J.P. Morgan analysts have laid out a rapid timeline for oil supply disruptions if the Strait of Hormuz remains closed, warning that crude shipments from Iraq and Kuwait could begin to be shut in within days. In a note circulated on Tuesday, the bank estimated that oil flows could be reduced by about 3.3 million barrels per day (bpd) by the eighth day of a continued closure.

The bank's analysis places the window for an enforced halt to exports at roughly three days for Iraq and about 14 days for Kuwait for those barrels that transit the strait. According to the note, a longer-lasting closure would see the losses grow to around 3.8 million bpd by day 15 and to 4.7 million bpd by day 18.

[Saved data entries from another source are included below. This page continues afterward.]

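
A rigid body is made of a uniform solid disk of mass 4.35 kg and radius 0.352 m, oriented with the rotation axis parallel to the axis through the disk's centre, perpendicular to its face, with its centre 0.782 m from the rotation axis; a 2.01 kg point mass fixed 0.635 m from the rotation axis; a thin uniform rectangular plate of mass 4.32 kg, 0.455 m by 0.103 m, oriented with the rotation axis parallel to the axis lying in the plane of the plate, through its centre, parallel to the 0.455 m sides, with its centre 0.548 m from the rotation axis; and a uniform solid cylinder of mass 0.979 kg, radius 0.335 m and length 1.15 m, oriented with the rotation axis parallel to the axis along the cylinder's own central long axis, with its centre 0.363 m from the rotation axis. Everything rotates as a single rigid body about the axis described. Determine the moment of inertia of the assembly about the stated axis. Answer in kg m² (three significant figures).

5.23

Solid disk: I_cm = (1/2)MR² = (1/2)(4.35)(0.352)² = 0.26949 kg m²; centre at d = 0.782 m, so I = I_cm + Md² gives I = 0.26949 + (4.35)(0.782)² = 2.9296 kg m².
Point mass: I_cm = 0; centre at d = 0.635 m, so I = I_cm + Md² gives I = 0 + (2.01)(0.635)² = 0.81048 kg m².
Rectangular plate: I_cm = (1/12)Mb² = (1/12)(4.32)(0.103)² = 0.0038192 kg m²; centre at d = 0.548 m, so I = I_cm + Md² gives I = 0.0038192 + (4.32)(0.548)² = 1.3011 kg m².
Solid cylinder: I_cm = (1/2)MR² = (1/2)(0.979)(0.335)² = 0.054934 kg m²; centre at d = 0.363 m, so I = I_cm + Md² gives I = 0.054934 + (0.979)(0.363)² = 0.18394 kg m².
Total I = 2.9296 + 0.81048 + 1.3011 + 0.18394 = 5.2252 kg m².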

Separately, two Iraqi oil officials told reporters on Tuesday that Iraq would be compelled to cut oil production by more than 3 million bpd within a few days if tankers were prevented from moving freely through the Strait of Hormuz and reaching the country's loading ports. Those comments underscore the short lead time for producers that rely on the waterway to export crude.

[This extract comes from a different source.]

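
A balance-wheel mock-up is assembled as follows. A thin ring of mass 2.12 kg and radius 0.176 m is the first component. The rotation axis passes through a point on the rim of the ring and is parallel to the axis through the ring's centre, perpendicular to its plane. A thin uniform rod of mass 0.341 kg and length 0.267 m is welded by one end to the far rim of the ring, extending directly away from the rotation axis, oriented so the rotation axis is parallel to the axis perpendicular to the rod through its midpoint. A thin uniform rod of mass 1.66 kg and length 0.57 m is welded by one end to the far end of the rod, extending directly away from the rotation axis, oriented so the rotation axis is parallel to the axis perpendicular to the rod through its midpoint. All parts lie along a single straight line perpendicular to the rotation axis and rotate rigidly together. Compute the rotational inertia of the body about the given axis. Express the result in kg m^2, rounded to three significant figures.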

The Strait of Hormuz is a narrow maritime corridor between the Persian Gulf and the Gulf of Oman and is described as a major global transit chokepoint for hydrocarbons. The waterway currently carries roughly one-fifth of the world's oil and liquefied natural gas flows, making any prolonged disruption a material constraint on supply.

Political and military signals have added to the immediate tension. The U.S. President said on Tuesday that the U.S. Navy could begin escorting oil tankers through the strait if required. At the same time, Iranian media carried a statement from a senior official of the Islamic Revolutionary Guards saying the Strait of Hormuz is closed and that Iran would fire on any ship attempting to pass.

The combination of the bank's projections, officials' warnings about imminent production cuts, and public statements from both U.S. and Iranian actors highlights the concentrated exposure of regional exporters and global oil markets to any sustained restriction of maritime traffic through this single chokepoint.

Risks

  • Rapid loss of crude exports from Iraq and Kuwait - this directly impacts the oil production and global energy markets.
  • Escalation of military or security actions in the Strait of Hormuz - this affects shipping, insurance, and maritime logistics sectors.
  • Sustained closure raising cumulative supply losses to as much as 4.7 million bpd by day 18 - this heightens volatility for energy prices and market uncertainty.